The power supply VCC is also respectively connected with the anode of a third diode L3, one end of a third capacitor C3, the cathode of a second diode L2 and one end of the detection equipment;

The emitter of the NPN transistor Q1, the other ends of the third resistor R3 and the fourth resistor R4, the anode of the second diode L2 and the other end of the detection device are connected with the ground GND;

The other end of the third capacitor C3 is connected to one end of an eighth resistor R8, the anode of a fourth diode L4, the positive input end of a second operational amplifier a2, and one end of a fifth resistor R5; one end of the fifth resistor R5 is connected with one end of a sixth resistor R6;

The inverting input end of the second operational amplifier A2 is connected with one end of a seventh resistor R7;

the output end of the second operational amplifier a2 is connected to the other ends of an eighth resistor R8 and a fourth diode L4, respectively, and is further connected to one end of the ninth resistor R9, the other end of the ninth resistor R9 is connected to the positive input end of a first operational amplifier a1, and the reverse input end of the first operational amplifier a1 is connected to one end of a tenth resistor R10;

The output end of the first operational amplifier a1 is connected to the anode of a fifth diode L5 and the cathode of a sixth diode L6, respectively, the anode of the sixth diode L6 is connected to one end of an eleventh resistor R11, and the other end of the eleventh resistor R11 is connected to the cathode of a fifth diode L5, one end of a twelfth resistor R12 and one end of a fourth capacitor C4, respectively;

The other ends of the sixth resistor R6, the seventh resistor R7, the tenth resistor R10, the twelfth resistor R12 and the fourth capacitor C4 are connected to the ground GND.

The invention has the beneficial effects that:

the invention detects the substance to be detected through the chemical substance detection equipment, obtains the detection result with higher safety, better accuracy and lower data redundancy after the detection result is processed through the data processing system and the data classification algorithm, the data encryption algorithm and the similar data processing algorithm, realizes remote intelligent connection through the communication system, and has strong creativity.

drawings

In order to more clearly illustrate the embodiments of the present invention or the technical solutions in the prior art, the drawings used in the description of the embodiments or the prior art will be briefly described below, it is obvious that the drawings in the following description are only some embodiments of the present invention, and for those skilled in the art, other drawings can be obtained according to the drawings without creative efforts.
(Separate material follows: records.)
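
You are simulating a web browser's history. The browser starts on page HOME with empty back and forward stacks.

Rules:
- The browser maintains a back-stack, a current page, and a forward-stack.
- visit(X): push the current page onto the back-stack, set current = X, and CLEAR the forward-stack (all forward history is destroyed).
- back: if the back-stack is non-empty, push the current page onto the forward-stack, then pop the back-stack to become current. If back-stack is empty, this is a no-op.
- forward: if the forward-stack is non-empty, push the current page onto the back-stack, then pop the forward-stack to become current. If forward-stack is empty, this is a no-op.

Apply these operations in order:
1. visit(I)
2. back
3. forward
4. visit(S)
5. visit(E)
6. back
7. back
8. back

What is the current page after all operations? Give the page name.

Answer: HOME

Derivation:
After 1 (visit(I)): cur=I back=1 fwd=0
After 2 (back): cur=HOME back=0 fwd=1
After 3 (forward): cur=I back=1 fwd=0
After 4 (visit(S)): cur=S back=2 fwd=0
After 5 (visit(E)): cur=E back=3 fwd=0
After 6 (back): cur=S back=2 fwd=1
After 7 (back): cur=I back=1 fwd=2
After 8 (back): cur=HOME back=0 fwd=3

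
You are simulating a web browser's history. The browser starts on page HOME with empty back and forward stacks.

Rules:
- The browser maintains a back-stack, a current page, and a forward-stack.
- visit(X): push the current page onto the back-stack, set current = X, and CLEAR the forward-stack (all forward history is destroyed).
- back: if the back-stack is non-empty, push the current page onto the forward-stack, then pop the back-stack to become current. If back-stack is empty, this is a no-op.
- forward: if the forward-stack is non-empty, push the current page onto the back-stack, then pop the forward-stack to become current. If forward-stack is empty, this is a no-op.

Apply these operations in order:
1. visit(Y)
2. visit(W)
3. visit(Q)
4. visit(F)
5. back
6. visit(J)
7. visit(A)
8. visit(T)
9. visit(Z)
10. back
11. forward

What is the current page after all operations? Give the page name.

After 1 (visit(Y)): cur=Y back=1 fwd=0
After 2 (visit(W)): cur=W back=2 fwd=0
After 3 (visit(Q)): cur=Q back=3 fwd=0
After 4 (visit(F)): cur=F back=4 fwd=0
After 5 (back): cur=Q back=3 fwd=1
After 6 (visit(J)): cur=J back=4 fwd=0
After 7 (visit(A)): cur=A back=5 fwd=0
After 8 (visit(T)): cur=T back=6 fwd=0
After 9 (visit(Z)): cur=Z back=7 fwd=0
After 10 (back): cur=T back=6 fwd=1
After 11 (forward): cur=Z back=7 fwd=0

Answer: Z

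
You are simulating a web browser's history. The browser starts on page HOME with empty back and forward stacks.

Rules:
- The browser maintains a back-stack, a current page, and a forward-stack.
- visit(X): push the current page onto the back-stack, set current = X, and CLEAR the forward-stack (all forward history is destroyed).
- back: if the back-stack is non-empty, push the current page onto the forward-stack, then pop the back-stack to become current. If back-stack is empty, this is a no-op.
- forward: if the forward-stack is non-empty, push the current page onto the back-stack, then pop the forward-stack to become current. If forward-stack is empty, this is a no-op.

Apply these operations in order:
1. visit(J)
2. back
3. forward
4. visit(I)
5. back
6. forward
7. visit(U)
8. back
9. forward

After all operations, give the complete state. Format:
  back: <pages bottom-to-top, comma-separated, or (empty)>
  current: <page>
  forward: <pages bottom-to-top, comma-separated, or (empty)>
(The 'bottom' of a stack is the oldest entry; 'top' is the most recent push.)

Answer: back: HOME,J,I
current: U
forward: (empty)

Derivation:
After 1 (visit(J)): cur=J back=1 fwd=0
After 2 (back): cur=HOME back=0 fwd=1
After 3 (forward): cur=J back=1 fwd=0
After 4 (visit(I)): cur=I back=2 fwd=0
After 5 (back): cur=J back=1 fwd=1
After 6 (forward): cur=I back=2 fwd=0
After 7 (visit(U)): cur=U back=3 fwd=0
After 8 (back): cur=I back=2 fwd=1
After 9 (forward): cur=U back=3 fwd=0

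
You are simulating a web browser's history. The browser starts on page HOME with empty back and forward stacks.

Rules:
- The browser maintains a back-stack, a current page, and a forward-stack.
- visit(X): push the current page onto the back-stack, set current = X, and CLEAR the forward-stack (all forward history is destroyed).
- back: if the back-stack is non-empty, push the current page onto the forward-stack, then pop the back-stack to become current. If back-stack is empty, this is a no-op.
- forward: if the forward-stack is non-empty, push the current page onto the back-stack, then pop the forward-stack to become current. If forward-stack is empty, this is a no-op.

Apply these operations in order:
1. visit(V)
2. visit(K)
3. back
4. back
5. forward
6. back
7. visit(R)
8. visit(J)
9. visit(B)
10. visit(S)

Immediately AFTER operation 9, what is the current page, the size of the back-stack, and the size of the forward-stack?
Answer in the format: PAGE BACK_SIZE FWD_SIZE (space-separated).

After 1 (visit(V)): cur=V back=1 fwd=0
After 2 (visit(K)): cur=K back=2 fwd=0
After 3 (back): cur=V back=1 fwd=1
After 4 (back): cur=HOME back=0 fwd=2
After 5 (forward): cur=V back=1 fwd=1
After 6 (back): cur=HOME back=0 fwd=2
After 7 (visit(R)): cur=R back=1 fwd=0
After 8 (visit(J)): cur=J back=2 fwd=0
After 9 (visit(B)): cur=B back=3 fwd=0

B 3 0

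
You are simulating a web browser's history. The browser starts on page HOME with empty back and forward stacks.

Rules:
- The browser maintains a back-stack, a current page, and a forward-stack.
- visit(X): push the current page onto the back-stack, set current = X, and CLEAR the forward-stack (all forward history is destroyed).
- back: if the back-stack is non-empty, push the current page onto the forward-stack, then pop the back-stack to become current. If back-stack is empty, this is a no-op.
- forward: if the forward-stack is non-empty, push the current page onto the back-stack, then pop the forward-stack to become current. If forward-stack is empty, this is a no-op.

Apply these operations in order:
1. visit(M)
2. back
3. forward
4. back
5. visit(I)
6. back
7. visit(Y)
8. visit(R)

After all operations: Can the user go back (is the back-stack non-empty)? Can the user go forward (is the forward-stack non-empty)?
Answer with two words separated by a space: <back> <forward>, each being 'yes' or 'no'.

After 1 (visit(M)): cur=M back=1 fwd=0
After 2 (back): cur=HOME back=0 fwd=1
After 3 (forward): cur=M back=1 fwd=0
After 4 (back): cur=HOME back=0 fwd=1
After 5 (visit(I)): cur=I back=1 fwd=0
After 6 (back): cur=HOME back=0 fwd=1
After 7 (visit(Y)): cur=Y back=1 fwd=0
After 8 (visit(R)): cur=R back=2 fwd=0

Answer: yes no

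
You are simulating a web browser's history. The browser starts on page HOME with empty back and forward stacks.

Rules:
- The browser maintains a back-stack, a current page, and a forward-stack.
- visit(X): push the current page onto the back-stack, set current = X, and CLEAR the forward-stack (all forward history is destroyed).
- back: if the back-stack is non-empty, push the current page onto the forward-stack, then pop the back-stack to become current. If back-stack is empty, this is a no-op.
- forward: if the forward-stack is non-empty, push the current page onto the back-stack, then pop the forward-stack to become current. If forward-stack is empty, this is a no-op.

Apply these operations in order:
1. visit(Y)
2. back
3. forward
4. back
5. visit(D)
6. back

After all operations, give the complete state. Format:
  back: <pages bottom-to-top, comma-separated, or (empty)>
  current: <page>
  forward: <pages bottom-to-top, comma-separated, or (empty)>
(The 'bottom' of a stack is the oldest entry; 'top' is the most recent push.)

Answer: back: (empty)
current: HOME
forward: D

Derivation:
After 1 (visit(Y)): cur=Y back=1 fwd=0
After 2 (back): cur=HOME back=0 fwd=1
After 3 (forward): cur=Y back=1 fwd=0
After 4 (back): cur=HOME back=0 fwd=1
After 5 (visit(D)): cur=D back=1 fwd=0
After 6 (back): cur=HOME back=0 fwd=1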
FIG. 1 is a functional block diagram of the present invention;

FIG. 2 is a scalability of a similarity data processing algorithm to data set dimensions according to an embodiment of the present invention;

FIG. 3 is a diagram of the classification results of a data classification algorithm according to an embodiment of the present invention;

Fig. 4 is a circuit diagram of a detection circuit according to an embodiment of the invention.

Detailed Description

In order to make the objects, technical solutions and advantages of the embodiments of the present invention clearer, the technical solutions in the embodiments of the present invention will be clearly and completely described below with reference to the drawings in the embodiments of the present invention, and it is obvious that the described embodiments are some, but not all, embodiments of the present invention. All other embodiments, which can be derived by a person skilled in the art from the embodiments given herein without making any creative effort, shall fall within the protection scope of the present invention.